Ask for Diagnosis, Not a Rewrite
This prompt keeps the editing in your hands:
Here is my college essay draft: [paste]. Do not rewrite it. Instead:
1. Point out any sentences that are vague, generic, or could apply to
anyone.
2. Show me where I tell instead of show.
3. Flag anything that sounds like it lost my voice.
4. Ask me one question wherever you want more detail.
I will do all the rewriting myself.
Now you get a list of real problems, not a replacement essay. Go through them one by one and rewrite each weak spot yourself. You will often find that fixing a vague sentence means adding a true detail only you know, which makes the essay both clearer and more yours.
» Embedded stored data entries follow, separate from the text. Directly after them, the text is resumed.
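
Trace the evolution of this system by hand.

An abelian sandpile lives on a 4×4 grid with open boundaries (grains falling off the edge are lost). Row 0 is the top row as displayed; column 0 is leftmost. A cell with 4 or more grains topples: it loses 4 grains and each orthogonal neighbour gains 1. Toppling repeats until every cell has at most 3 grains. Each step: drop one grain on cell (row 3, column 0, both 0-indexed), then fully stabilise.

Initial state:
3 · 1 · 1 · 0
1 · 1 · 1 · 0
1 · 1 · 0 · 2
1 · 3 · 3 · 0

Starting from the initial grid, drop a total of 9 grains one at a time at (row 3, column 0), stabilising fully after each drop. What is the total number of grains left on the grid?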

Keep Your Voice on Purpose
Before you make changes, capture what your voice actually is so you can protect it. Ask:
Read my draft and describe my writing voice in a few words: my tone,
rhythm, and the kinds of words I use. I want to keep this voice as I
edit. Do not change my writing.
When the AI describes your voice, you have a yardstick. As you revise, ask yourself whether each change still sounds like that description. If a "better" word feels like something you would never say, do not use it. A slightly imperfect sentence that sounds like you beats a perfect one that sounds like nobody.
Pressure-Test Against the Prompt
Finally, make sure your essay actually answers the question being asked. Application prompts are specific, and a beautiful essay that drifts off-prompt can hurt you:
The essay prompt is: [paste the exact prompt]. Here is my draft:
[paste]. Does my essay clearly respond to this prompt? Point out
anywhere it drifts off-topic or leaves the prompt's question
unanswered. Do not rewrite it. I will adjust it myself.
If the AI flags a gap, fix it in your own words. A focused essay that answers the real question, in your real voice, is what gets remembered.
Key Takeaways
- "Make this better" pushes your essay toward a generic average and erases your voice.
- Ask AI to diagnose vague, telling, or voiceless spots instead of rewriting them.
- Capture a description of your voice and use it as a yardstick while you revise.
- Fix every weak spot yourself, often by adding a true detail only you know.
- Pressure-test the draft against the exact prompt so it answers the real question.